Wednesday, October 14, 2009

Foreign investors flock to JSE as confidence in dollar wanes

October 14, 2009

By Ethel Hazelhurst

Nearly R70-billion worth of offshore funds have flowed into JSE-listed companies this year, on a net basis, according to George Glynos, the managing director of market analysis firm ETM.

Non-resident inflows already topped the R67.5bn invested in the local stock exchange in the whole of 2007, Glynos said. And they follow a R57bn outflow last year.

Foreign inflows have helped push the JSE's all share index up 18 percent since the start of the year.

Glynos also said that according to technical analysis, the gold price could reach $1 300 (R9 560) within the next few months. The precious metal, which burst through the March 2008 record of $1 033 a week ago, touched a new record high of $1 068.30 yesterday before retreating to just below $1 060. It is 20 percent higher than at the start of the year.

The JSE and the gold price are beneficiaries of unprecedented levels of liquidity abroad, after the series of monetary and fiscal rescue packages in many economies over the past year.

"Large quantities of funds that have been cautiously sitting on the sidelines in risk averse investments ultimately need to be invested to generate stronger returns," Glynos said. Global investors are seeking yield in emerging markets with a better growth outlook.

Glynos attributed much of the JSE's recent gains to foreign investors because local fund managers, he said, "haven't committed to the equity market in a wholesale manner". He said they were more cautious about "rotating away from risk-averse asset classes such as cash" as interest rates in the money market were still compensating for inflation and offered security in uncertain times.

However, he warned the run up in stock markets and commodity prices did not necessarily reflect optimism about economic fundamentals.

To some extent, they demonstrated a lack of confidence in the US dollar and were a response to "ultra loose monetary policies" abroad.

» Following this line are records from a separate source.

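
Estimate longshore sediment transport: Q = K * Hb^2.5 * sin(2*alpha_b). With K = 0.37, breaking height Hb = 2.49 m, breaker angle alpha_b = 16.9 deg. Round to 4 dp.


Q = K * Hb^2.5 * sin(2 * alpha_b)
Hb^2.5 = 2.49^2.5 = 9.783593
sin(2 * 16.9) = sin(33.8) = 0.556296
Q = 0.37 * 9.783593 * 0.556296
Q = 2.0138 m^3/s

2.0138


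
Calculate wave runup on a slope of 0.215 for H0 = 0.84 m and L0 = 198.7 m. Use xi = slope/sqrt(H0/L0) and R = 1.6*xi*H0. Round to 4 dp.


xi = slope / sqrt(H0/L0)
H0/L0 = 0.84/198.7 = 0.004227
sqrt(0.004227) = 0.065019
xi = 0.215 / 0.065019 = 3.306722
R = 1.6 * xi * H0 = 1.6 * 3.306722 * 0.84
R = 4.4442 m

4.4442


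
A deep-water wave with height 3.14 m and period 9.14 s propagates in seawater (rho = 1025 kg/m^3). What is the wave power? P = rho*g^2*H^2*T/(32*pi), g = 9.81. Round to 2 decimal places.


P = rho * g^2 * H^2 * T / (32 * pi)
P = 1025 * 9.81^2 * 3.14^2 * 9.14 / (32 * pi)
P = 1025 * 96.2361 * 9.8596 * 9.14 / 100.53096
P = 88423.46 W/m

88423.46


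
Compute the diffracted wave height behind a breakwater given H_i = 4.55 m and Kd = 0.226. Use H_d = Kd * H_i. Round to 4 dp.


H_d = Kd * H_i
H_d = 0.226 * 4.55
H_d = 1.0283 m

1.0283


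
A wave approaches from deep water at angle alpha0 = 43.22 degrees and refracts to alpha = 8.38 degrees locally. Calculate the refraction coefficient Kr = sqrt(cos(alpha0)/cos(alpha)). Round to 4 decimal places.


Kr = sqrt(cos(alpha0) / cos(alpha))
cos(43.22) = 0.728730
cos(8.38) = 0.989323
Kr = sqrt(0.728730 / 0.989323)
Kr = sqrt(0.736594)
Kr = 0.8583

0.8583


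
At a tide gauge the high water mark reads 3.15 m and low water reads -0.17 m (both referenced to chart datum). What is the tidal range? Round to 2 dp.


Tidal range = High water - Low water
Tidal range = 3.15 - (-0.17)
Tidal range = 3.32 m

3.32


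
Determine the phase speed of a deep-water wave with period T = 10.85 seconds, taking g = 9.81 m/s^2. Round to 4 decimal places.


We use the deep-water celerity formula:
C = g * T / (2 * pi)
C = 9.81 * 10.85 / (2 * 3.14159...)
C = 106.438500 / 6.283185
C = 16.9402 m/s

16.9402


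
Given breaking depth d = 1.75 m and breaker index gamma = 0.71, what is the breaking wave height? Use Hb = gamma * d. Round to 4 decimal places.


Hb = gamma * d
Hb = 0.71 * 1.75
Hb = 1.2425 m

1.2425


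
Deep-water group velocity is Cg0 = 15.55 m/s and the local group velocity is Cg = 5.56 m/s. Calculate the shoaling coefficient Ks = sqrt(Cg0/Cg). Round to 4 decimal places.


Ks = sqrt(Cg0 / Cg)
Ks = sqrt(15.55 / 5.56)
Ks = sqrt(2.7968)
Ks = 1.6724

1.6724


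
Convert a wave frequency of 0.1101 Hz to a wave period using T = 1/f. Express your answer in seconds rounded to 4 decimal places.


T = 1 / f
T = 1 / 0.1101
T = 9.0827 s

9.0827


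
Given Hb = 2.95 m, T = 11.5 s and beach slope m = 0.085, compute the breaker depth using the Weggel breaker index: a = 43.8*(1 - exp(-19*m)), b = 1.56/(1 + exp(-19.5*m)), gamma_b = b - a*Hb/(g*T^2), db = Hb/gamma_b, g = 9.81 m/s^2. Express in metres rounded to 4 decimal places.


a = 43.8 * (1 - exp(-19 * m))
exp(-19 * 0.085) = exp(-1.6150) = 0.198891
a = 43.8 * (1 - 0.198891) = 35.088589
b = 1.56 / (1 + exp(-19.5 * m))
exp(-19.5 * 0.085) = exp(-1.6575) = 0.190615
b = 1.56 / (1 + 0.190615) = 1.310247
Hb / (g * T^2) = 2.95 / (9.81 * 11.5^2) = 2.95 / 1297.3725 = 0.00227383
gamma_b = b - a * Hb/(g*T^2) = 1.310247 - 35.088589 * 0.00227383 = 1.230462
db = Hb / gamma_b = 2.95 / 1.230462
db = 2.3975 m

2.3975


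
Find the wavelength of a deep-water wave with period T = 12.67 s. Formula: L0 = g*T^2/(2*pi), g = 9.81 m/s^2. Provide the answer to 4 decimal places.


L0 = g * T^2 / (2 * pi)
L0 = 9.81 * 12.67^2 / (2 * pi)
L0 = 9.81 * 160.5289 / 6.28319
L0 = 1574.7885 / 6.28319
L0 = 250.6354 m

250.6354


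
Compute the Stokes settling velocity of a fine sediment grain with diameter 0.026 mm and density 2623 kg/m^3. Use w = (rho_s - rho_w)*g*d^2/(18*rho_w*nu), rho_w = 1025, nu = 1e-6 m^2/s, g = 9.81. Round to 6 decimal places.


w = (rho_s - rho_w) * g * d^2 / (18 * rho_w * nu)
d = 0.026 mm = 0.000026 m
rho_s - rho_w = 2623 - 1025 = 1598
Numerator = 1598 * 9.81 * (0.000026)^2 = 0.000010597233
Denominator = 18 * 1025 * 1e-6 = 0.018450
w = 0.000574 m/s

0.000574


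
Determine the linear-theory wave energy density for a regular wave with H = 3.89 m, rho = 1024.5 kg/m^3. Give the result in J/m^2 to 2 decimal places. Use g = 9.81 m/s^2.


E = (1/8) * rho * g * H^2
E = (1/8) * 1024.5 * 9.81 * 3.89^2
E = 0.125 * 1024.5 * 9.81 * 15.1321
E = 19010.35 J/m^2

19010.35


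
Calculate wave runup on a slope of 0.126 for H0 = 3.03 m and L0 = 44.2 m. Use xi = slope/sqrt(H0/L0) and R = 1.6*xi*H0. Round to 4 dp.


xi = slope / sqrt(H0/L0)
H0/L0 = 3.03/44.2 = 0.068552
sqrt(0.068552) = 0.261824
xi = 0.126 / 0.261824 = 0.481239
R = 1.6 * xi * H0 = 1.6 * 0.481239 * 3.03
R = 2.3330 m

2.3330


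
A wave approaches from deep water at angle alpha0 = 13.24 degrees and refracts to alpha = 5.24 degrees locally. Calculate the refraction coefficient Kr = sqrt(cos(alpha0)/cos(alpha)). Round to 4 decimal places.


Kr = sqrt(cos(alpha0) / cos(alpha))
cos(13.24) = 0.973419
cos(5.24) = 0.995821
Kr = sqrt(0.973419 / 0.995821)
Kr = sqrt(0.977504)
Kr = 0.9887

0.9887


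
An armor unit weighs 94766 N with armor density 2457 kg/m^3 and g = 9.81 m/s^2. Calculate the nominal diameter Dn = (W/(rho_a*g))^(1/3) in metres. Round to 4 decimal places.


V = W / (rho_a * g)
V = 94766 / (2457 * 9.81)
V = 94766 / 24103.17
V = 3.931682 m^3
Dn = V^(1/3) = 3.931682^(1/3)
Dn = 1.5783 m

1.5783


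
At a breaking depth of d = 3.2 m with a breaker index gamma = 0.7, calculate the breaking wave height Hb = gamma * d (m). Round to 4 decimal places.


Hb = gamma * d
Hb = 0.7 * 3.2
Hb = 2.2400 m

2.2400


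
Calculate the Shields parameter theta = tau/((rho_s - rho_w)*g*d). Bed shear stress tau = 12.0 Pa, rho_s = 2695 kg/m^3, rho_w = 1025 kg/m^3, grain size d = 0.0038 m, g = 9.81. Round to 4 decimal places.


theta = tau / ((rho_s - rho_w) * g * d)
rho_s - rho_w = 2695 - 1025 = 1670
Denominator = 1670 * 9.81 * 0.0038 = 62.254260
theta = 12.0 / 62.254260
theta = 0.1928

0.1928


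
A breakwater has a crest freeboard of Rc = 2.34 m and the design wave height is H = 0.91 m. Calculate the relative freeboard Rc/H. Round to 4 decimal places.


Relative freeboard = Rc / H
= 2.34 / 0.91
= 2.5714

2.5714


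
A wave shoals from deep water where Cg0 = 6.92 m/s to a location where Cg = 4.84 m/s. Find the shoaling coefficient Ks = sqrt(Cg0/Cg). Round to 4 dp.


Ks = sqrt(Cg0 / Cg)
Ks = sqrt(6.92 / 4.84)
Ks = sqrt(1.4298)
Ks = 1.1957

1.1957


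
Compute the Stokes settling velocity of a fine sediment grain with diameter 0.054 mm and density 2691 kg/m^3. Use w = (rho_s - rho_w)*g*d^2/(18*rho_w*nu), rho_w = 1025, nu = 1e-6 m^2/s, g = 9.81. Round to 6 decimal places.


w = (rho_s - rho_w) * g * d^2 / (18 * rho_w * nu)
d = 0.054 mm = 0.000054 m
rho_s - rho_w = 2691 - 1025 = 1666
Numerator = 1666 * 9.81 * (0.000054)^2 = 0.000047657529
Denominator = 18 * 1025 * 1e-6 = 0.018450
w = 0.002583 m/s

0.002583


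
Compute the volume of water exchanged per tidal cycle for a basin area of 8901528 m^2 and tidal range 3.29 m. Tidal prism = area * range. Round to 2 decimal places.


Tidal prism = Area * Tidal range
P = 8901528 * 3.29
P = 29286027.12 m^3

29286027.12


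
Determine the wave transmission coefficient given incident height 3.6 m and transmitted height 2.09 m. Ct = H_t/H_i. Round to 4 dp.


Ct = H_t / H_i
Ct = 2.09 / 3.6
Ct = 0.5806

0.5806


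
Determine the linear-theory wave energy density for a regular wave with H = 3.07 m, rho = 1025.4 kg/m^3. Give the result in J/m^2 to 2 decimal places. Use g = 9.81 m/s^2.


E = (1/8) * rho * g * H^2
E = (1/8) * 1025.4 * 9.81 * 3.07^2
E = 0.125 * 1025.4 * 9.81 * 9.4249
E = 11850.84 J/m^2

11850.84


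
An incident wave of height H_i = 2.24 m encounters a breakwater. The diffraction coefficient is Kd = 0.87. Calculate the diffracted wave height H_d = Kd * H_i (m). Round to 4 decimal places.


H_d = Kd * H_i
H_d = 0.87 * 2.24
H_d = 1.9488 m

1.9488


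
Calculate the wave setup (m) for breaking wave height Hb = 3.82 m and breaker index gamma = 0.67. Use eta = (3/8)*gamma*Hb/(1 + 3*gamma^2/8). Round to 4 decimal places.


eta = (3/8) * gamma * Hb / (1 + 3*gamma^2/8)
Numerator = (3/8) * 0.67 * 3.82 = 0.959775
Denominator = 1 + 3*0.67^2/8 = 1 + 0.168338 = 1.168338
eta = 0.959775 / 1.168338
eta = 0.8215 m

0.8215


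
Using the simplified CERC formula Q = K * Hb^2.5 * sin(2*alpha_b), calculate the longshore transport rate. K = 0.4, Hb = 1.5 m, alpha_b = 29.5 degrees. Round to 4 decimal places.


Q = K * Hb^2.5 * sin(2 * alpha_b)
Hb^2.5 = 1.5^2.5 = 2.755676
sin(2 * 29.5) = sin(59.0) = 0.857167
Q = 0.4 * 2.755676 * 0.857167
Q = 0.9448 m^3/s

0.9448


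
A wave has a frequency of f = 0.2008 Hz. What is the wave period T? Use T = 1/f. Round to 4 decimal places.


T = 1 / f
T = 1 / 0.2008
T = 4.9801 s

4.9801


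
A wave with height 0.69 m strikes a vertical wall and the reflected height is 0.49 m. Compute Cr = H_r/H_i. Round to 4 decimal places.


Cr = H_r / H_i
Cr = 0.49 / 0.69
Cr = 0.7101

0.7101


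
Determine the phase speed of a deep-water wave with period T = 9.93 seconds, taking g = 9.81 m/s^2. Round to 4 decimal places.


We use the deep-water celerity formula:
C = g * T / (2 * pi)
C = 9.81 * 9.93 / (2 * 3.14159...)
C = 97.413300 / 6.283185
C = 15.5038 m/s

15.5038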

The dollar's role as the global reserve currency is in doubt as central banks round the world increasingly shift into other currencies, particularly the euro. Investors are also following suit.

Nedbank Capital said yesterday that the dollar was near a 14-month low against a basket of major currencies.

RMB commodity analyst Josina Oliphant said gold responded more to dollar weakness than most commodities.